Analyzing Mode in Huangmei Opera using a Dialogical Framework
Anna Wang, Harvard University
When analyzing the music of an unfamiliar culture, the manner in which the analyst handles her preconceived musical values and categories can profoundly influence the products of her analyses. A tolerance for cross-examination whereby the ‘musical other’ is allowed to interrogate the musical conventions held by the analyst (rather than purely vice versa) can unearth deeper facets of cross-cultural musical diversity than otherwise possible. Such two-way examination is an essential aspect of ‘dialogical performance’ as promoted by the ethnographer Dwight Conquergood (who in turn draws on Mikhail Bakhtin).
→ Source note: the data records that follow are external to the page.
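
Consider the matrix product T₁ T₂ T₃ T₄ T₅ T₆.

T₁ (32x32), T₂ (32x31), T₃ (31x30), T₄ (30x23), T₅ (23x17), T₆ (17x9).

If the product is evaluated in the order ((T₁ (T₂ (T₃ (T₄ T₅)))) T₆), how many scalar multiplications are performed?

(T₄ T₅): 30×23 by 23×17 → 30×17, cost 30·23·17 = 11730
(T₃ (T₄ T₅)): 31×30 by 30×17 → 31×17, cost 31·30·17 = 15810; cumulative 27540
(T₂ (T₃ (T₄ T₅))): 32×31 by 31×17 → 32×17, cost 32·31·17 = 16864; cumulative 44404
(T₁ (T₂ (T₃ (T₄ T₅)))): 32×32 by 32×17 → 32×17, cost 32·32·17 = 17408; cumulative 61812
((T₁ (T₂ (T₃ (T₄ T₅)))) T₆): 32×17 by 17×9 → 32×9, cost 32·17·9 = 4896; cumulative 66708
Total: 66708 scalar multiplications.

66708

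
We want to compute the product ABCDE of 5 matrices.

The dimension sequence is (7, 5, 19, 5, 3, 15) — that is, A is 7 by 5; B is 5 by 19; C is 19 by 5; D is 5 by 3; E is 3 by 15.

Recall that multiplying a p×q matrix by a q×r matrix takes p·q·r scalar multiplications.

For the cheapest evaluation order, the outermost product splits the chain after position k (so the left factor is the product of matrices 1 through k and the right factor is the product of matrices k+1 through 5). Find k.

4

Adjacent pairs: AB = 7·5·19 = 665; BC = 5·19·5 = 475; CD = 19·5·3 = 285; DE = 5·3·15 = 225.
Length 3: A..C: k=1: 0+475+7·5·5=650; k=2: 665+0+7·19·5=1330 → min 650 | B..D: k=2: 0+285+5·19·3=570; k=3: 475+0+5·5·3=550 → min 550 | C..E: k=3: 0+225+19·5·15=1650; k=4: 285+0+19·3·15=1140 → min 1140.
Length 4: A..D: k=1: 0+550+7·5·3=655; k=2: 665+285+7·19·3=1349; k=3: 650+0+7·5·3=755 → min 655 | B..E: k=2: 0+1140+5·19·15=2565; k=3: 475+225+5·5·15=1075; k=4: 550+0+5·3·15=775 → min 775.
Top-level splits: k=1: (A..A)·(B..E) → 0+775+7·5·15 = 1300; k=2: (A..B)·(C..E) → 665+1140+7·19·15 = 3800; k=3: (A..C)·(D..E) → 650+225+7·5·15 = 1400; k=4: (A..D)·(E..E) → 655+0+7·3·15 = 970.
Best split is after D, i.e. k = 4.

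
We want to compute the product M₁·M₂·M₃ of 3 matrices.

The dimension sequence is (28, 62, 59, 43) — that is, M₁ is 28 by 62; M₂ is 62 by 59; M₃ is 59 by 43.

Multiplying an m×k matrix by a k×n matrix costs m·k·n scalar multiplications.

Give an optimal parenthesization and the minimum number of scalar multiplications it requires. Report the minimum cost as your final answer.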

I seek to bring this framework to bear on the analysis of Huangmei opera.
The theoretical issue this paper calls into dialogical examination is the phenomenological and theoretical status of the sol-mode. In Huangmei opera, melodies which end on sol seem often to have structural primacy over those ending on do—an arrangement that is incongruous with the intuitions of a Western-trained theorist, who conceives of sol as subordinate to do. Rather than taking these opposed interpretations of sol merely as they are, I show that holding them up to each other’s scrutiny can illuminate a further set of theoretical divergences across the two musical cultures. In this case, differing aesthetic valuations of musical space come to light. Such associations are valuable for uncovering the implicit constructs which underpin unique musical systems, but their emergence relies on a dialogical mode of analysis in which the both the musically unfamiliar and the musically familiar are simultaneously held up as objects of study.